Most of us appreciate the sunrises, sunsets and daylight hours as prime times to explore and absorb America's national parks, including the six National Park Service sites found within South Dakota.
But there's a certain number of people, scientists among them, who prefer to examine the dark side of those sites. As those who seek to understand the nighttime habits of animals, or to fully examine the skies above, they hold a deeper fascination with the open spaces of national parks in the West well after the sun goes down.
And some of those experts worry that man's long fascination with the stars, and the ability to see celestial objects, is rapidly fading due to light pollution.
According to research and a new analysis of light emerging from the planet, it has been shown that national parks — particularly those in the wide-open West — offer some of our nation's best views of the cosmos.
A fundamental new work, The New World Atlas of Artificial Sky Brightness, significantly expands knowledge of light pollution and its impact on the night sky. It was published in June by Science Advances, and is the work of an international team including National Park Service scientist Dan Duriscoe.
"Few places on earth offer pristine dark views to the rising Milky Way and starry constellations and light pollution is a bright filter upon this vast canvas," said Duriscoe. "Verification of NPS ground measurements with satellite data from NOAA creates an accurate model for predicting night sky quality in national parks and locations around the world, which can be used to increase opportunities for park visitors and stargazers to enjoy this rare and diminishing resource."
Nighttime activities play out at a number of South Dakota's national park sites, including in the wide-open Badlands National Park, where stargazers often gather to create time-lapse images of the galaxy.
At Wind Cave National Park, scientists and visitors gathered on an October night in 2010 and on another occasion in 2008 to search for and record the number of protected black-footed ferret residing at the park. Without deep darkness, scientists can be foiled in such efforts to spot the nocturnal animals.
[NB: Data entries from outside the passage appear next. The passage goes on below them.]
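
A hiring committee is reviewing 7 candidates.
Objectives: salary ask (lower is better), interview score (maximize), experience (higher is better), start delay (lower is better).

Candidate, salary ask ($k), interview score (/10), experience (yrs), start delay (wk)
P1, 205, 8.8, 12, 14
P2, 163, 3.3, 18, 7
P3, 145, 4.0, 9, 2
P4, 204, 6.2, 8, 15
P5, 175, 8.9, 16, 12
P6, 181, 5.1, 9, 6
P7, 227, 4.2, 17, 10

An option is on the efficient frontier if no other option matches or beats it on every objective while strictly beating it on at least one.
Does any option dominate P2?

P1: worse on salary ask (205 vs 163).
P3: worse on experience (9 vs 18).
P4: worse on salary ask (204 vs 163).
P5: worse on salary ask (175 vs 163).
P6: worse on salary ask (181 vs 163).
P7: worse on salary ask (227 vs 163).
No option is at least as good as P2 on every objective and strictly better on one.

No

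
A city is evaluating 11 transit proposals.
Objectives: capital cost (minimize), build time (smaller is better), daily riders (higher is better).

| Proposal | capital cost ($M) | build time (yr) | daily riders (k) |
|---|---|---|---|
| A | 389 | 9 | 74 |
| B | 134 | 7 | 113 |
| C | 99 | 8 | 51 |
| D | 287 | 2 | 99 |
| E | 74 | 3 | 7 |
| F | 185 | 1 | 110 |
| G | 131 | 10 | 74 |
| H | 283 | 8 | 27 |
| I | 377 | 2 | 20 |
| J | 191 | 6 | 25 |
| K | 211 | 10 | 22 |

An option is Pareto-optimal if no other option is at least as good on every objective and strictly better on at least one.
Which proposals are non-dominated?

B, C, E, F, G

A: dominated by B (capital cost 134≤389, build time 7≤9, daily riders 113≥74).
B: not dominated (best daily riders).
C: not dominated.
D: dominated by F (capital cost 185≤287, build time 1≤2, daily riders 110≥99).
E: not dominated (best capital cost).
F: not dominated (best build time).
G: not dominated.
H: dominated by B (capital cost 134≤283, build time 7≤8, daily riders 113≥27).
I: dominated by D (capital cost 287≤377, build time 2≤2, daily riders 99≥20).
J: dominated by F (capital cost 185≤191, build time 1≤6, daily riders 110≥25).
K: dominated by B (capital cost 134≤211, build time 7≤10, daily riders 113≥22).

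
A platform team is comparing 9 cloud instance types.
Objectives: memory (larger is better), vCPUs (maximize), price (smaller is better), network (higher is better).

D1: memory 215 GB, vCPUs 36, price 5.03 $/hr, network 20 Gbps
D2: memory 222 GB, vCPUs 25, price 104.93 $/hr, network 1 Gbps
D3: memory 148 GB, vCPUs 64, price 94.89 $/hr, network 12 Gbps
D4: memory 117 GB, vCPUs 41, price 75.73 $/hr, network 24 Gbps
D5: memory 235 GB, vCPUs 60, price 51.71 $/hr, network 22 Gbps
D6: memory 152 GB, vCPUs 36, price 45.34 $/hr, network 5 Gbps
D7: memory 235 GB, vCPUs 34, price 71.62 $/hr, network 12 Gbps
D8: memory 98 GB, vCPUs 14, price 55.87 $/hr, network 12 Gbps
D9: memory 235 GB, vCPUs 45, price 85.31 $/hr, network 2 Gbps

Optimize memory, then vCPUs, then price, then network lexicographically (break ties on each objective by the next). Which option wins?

D5

First maximize memory: best is 235, kept {D5, D7, D9}.
Then maximize vCPUs: best is 60, kept {D5}.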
The National Park Service Natural Sounds and Night Skies Division is viewed worldwide as a leader in the protection of dark night skies. The atlas draws on Duriscoe's seminal research and on-the-ground measurements of night sky brightness, amassed over the past decade of fieldwork in over 100 national park areas. The resulting datasets helped calibrate and corroborate data from NOAA satellite images of light scattering into the atmosphere. Duriscoe's extensive tests also provided essential data for the light pollution model, and helped establish international methods in use today for reporting the impact of artificial light on natural environments.
According to Duriscoe, "With the loss of dark sky views, the ancestral stories of celestial phenomena that so richly express our connection to these orbiting bodies are all but forgotten. And this is more than a matter of nostalgia. Humans need opportunities for wonderment and contemplation of the universe, and animals need darkness for protection, navigation, nesting and predation."
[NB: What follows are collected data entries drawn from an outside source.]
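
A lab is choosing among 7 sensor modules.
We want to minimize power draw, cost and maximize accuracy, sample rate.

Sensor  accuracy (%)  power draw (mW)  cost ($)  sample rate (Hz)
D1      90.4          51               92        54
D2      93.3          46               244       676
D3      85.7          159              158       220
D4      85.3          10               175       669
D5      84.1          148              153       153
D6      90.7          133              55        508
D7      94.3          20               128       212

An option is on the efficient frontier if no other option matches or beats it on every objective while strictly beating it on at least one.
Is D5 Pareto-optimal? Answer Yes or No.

No

D6 vs D5: accuracy 90.7≥84.1, power draw 133≤148, cost 55≤153, sample rate 508≥153 — D6 is at least as good on every objective and strictly better on at least one, so D6 dominates D5.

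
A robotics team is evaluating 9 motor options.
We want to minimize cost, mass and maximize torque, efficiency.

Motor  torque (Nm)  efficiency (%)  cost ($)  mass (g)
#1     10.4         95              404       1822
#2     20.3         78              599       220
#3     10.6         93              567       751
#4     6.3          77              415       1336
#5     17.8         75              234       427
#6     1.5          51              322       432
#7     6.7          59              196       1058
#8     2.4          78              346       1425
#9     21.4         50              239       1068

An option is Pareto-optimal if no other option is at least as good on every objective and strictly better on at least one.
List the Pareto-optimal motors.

#1, #2, #3, #4, #5, #7, #8, #9

#1: not dominated (best efficiency).
#2: not dominated (best mass).
#3: not dominated.
#4: not dominated.
#5: not dominated.
#6: dominated by #5 (torque 17.8≥1.5, efficiency 75≥51, cost 234≤322, mass 427≤432).
#7: not dominated (best cost).
#8: not dominated.
#9: not dominated (best torque).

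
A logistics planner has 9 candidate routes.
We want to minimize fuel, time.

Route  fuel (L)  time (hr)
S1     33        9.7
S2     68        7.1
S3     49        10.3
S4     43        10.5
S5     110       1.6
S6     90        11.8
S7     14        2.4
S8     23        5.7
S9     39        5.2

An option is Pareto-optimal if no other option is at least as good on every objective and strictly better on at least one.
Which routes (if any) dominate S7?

none

S1: worse on fuel (33 vs 14).
S2: worse on fuel (68 vs 14).
S3: worse on fuel (49 vs 14).
S4: worse on fuel (43 vs 14).
S5: worse on fuel (110 vs 14).
S6: worse on fuel (90 vs 14).
S8: worse on fuel (23 vs 14).
S9: worse on fuel (39 vs 14).
No option dominates S7.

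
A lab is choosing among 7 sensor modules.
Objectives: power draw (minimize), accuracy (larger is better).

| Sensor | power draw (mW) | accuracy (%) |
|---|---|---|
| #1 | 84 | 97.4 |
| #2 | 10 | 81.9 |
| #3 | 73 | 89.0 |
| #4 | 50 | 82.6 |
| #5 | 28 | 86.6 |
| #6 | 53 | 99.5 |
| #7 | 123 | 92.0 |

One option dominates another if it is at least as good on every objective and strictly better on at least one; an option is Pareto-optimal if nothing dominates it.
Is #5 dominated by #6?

#6 vs #5: #6 is worse on power draw (53 vs 28), so it does not dominate #5.

No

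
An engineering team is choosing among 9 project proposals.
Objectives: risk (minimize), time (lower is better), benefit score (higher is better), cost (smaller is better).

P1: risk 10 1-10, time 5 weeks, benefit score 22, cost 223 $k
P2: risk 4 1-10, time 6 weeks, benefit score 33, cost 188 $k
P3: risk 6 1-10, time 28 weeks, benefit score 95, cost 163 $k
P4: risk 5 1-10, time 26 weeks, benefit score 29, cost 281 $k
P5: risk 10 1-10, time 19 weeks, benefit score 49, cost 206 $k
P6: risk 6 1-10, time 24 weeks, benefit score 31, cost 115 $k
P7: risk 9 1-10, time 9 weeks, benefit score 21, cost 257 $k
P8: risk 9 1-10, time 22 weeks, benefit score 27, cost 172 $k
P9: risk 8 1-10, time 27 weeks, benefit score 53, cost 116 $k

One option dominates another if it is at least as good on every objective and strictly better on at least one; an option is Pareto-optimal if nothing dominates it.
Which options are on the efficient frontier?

P1: not dominated (best time).
P2: not dominated (best risk).
P3: not dominated (best benefit score).
P4: dominated by P2 (risk 4≤5, time 6≤26, benefit score 33≥29, cost 188≤281).
P5: not dominated.
P6: not dominated (best cost).
P7: dominated by P2 (risk 4≤9, time 6≤9, benefit score 33≥21, cost 188≤257).
P8: not dominated.
P9: not dominated.

P1, P2, P3, P5, P6, P8, P9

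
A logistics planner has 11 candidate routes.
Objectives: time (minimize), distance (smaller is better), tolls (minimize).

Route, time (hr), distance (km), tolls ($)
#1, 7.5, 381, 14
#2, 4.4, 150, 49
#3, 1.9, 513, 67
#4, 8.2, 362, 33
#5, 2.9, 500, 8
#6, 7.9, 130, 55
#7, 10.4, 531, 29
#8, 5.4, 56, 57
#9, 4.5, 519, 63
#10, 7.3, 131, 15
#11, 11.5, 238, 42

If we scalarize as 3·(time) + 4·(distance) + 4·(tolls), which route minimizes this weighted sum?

#8

#1: 3·7.5 + 4·381 + 4·14 = 1602.5
#2: 3·4.4 + 4·150 + 4·49 = 809.2
#3: 3·1.9 + 4·513 + 4·67 = 2325.7
#4: 3·8.2 + 4·362 + 4·33 = 1604.6
#5: 3·2.9 + 4·500 + 4·8 = 2040.7
#6: 3·7.9 + 4·130 + 4·55 = 763.7
#7: 3·10.4 + 4·531 + 4·29 = 2271.2
#8: 3·5.4 + 4·56 + 4·57 = 468.2
#9: 3·4.5 + 4·519 + 4·63 = 2341.5
#10: 3·7.3 + 4·131 + 4·15 = 605.9
#11: 3·11.5 + 4·238 + 4·42 = 1154.5
Lowest: #8 at 468.2.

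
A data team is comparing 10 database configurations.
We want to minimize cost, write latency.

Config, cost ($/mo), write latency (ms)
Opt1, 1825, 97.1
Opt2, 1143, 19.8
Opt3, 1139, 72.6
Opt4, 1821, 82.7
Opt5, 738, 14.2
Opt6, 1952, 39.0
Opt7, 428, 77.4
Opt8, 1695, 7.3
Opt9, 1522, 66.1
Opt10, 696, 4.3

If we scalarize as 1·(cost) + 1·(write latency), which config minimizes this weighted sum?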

The darkest places in the United States are in the Colorado Plateau, a region of the Southwest covering parts of Utah, Colorado, New Mexico and Arizona. National parks in this area include Capital Reef, Mesa Verde, Arches and Canyonlands. Of the western European countries, Scotland, Sweden and Norway remain among the darkest locations. Singapore, Qatar, Kuwait and United Arab Emirates are among the most light-polluted countries in the world.
The New World Atlas model provides a compelling illustration that sky glow extends large distances from cities, and offers a tool for National Parks to work in partnership with all stakeholders to pursue restoration of night skies. Industries and individuals alike can also do their part to minimize light pollution by adopting simple solutions, such as switching to shielded fixtures that direct light downward instead of into the surroundings, and using amber, or warm colored bulbs, instead of cool blue LEDs, which amplify sky brightness two to three times above the typical output.According to Duriscoe, "Even one of these changes can make a difference in the palette of night."
The National Park Service waxes eloquently on its website about the need to preserve darkness, and why it matters so much to park officials and patrons.
"In wilderness, we preserve more than just opportunities for backpacking and beautiful vistas: we preserve complex ecosystems, glimpses of the how the world once was, and a place where we, as individuals or as a nation, can reflect upon the paths we have taken. It is our frontier," the service said. "Dark night skies are a wilderness characteristic, a part that cannot be cut out without leaving the land wanting. A traveler can trek deep into the mountains, yet still be followed by the glow of distant city lights. A single glaring light can reel back those seeking solitude or communion with nature, undoing miles of effort. The opportunity for stepping back in time, removing ourselves from evidence of human development and infrastructure, must include the nighttime hours."